This past week was a hard one at that. With the passing of a classmate and then the school shooting in Connecticut, I wish that I had some sort of deep and profound words, but then again, don't we all. Here in a rather dark post I will give my take on death and the light at the end of the tunnel.
I'll come out and say that I haven't had much personal experience with death. All of my grandparents and one of my great-grandparents are still living. The only other two great-grandparents I knew died when I was in the first few years of elementary school. Before the second of them died, my mom had gone out east to visit one last time. She called with the news and my dad told me. From what I can remember I really didn't have any initial reaction.
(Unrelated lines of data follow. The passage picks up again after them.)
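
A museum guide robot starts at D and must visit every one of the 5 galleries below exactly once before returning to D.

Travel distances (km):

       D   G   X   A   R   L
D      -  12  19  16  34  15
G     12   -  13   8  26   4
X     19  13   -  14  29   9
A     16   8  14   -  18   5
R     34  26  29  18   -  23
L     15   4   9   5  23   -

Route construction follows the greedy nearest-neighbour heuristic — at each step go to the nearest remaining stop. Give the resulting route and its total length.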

It wasn't until after my sister got emotional that I felt more. It is hard to predict your response to death, and thinking about others dying is just depressing.
In our society death is always something that is feared. However, this fear is more or less only an enlarged child-like fear of the dark. Both are the fear of the unknown, but in one case there is a light-switch available. I am not sure if this fear that we have is warranted. I know there have been times when I have both feared, and not feared death, but if it is listed behind public speaking, like it often is, I should be alright.
I don't have much to say about David and the events in Connecticut. Both cases are very sad, but I don't have much of a connection to either. They are not much, but my condolences go to families and friends in both cases. It's not that I'm an emotionless robot, but I don't show much as a result of death, so I sit here typing stone-faced about these events claiming that I'm sad.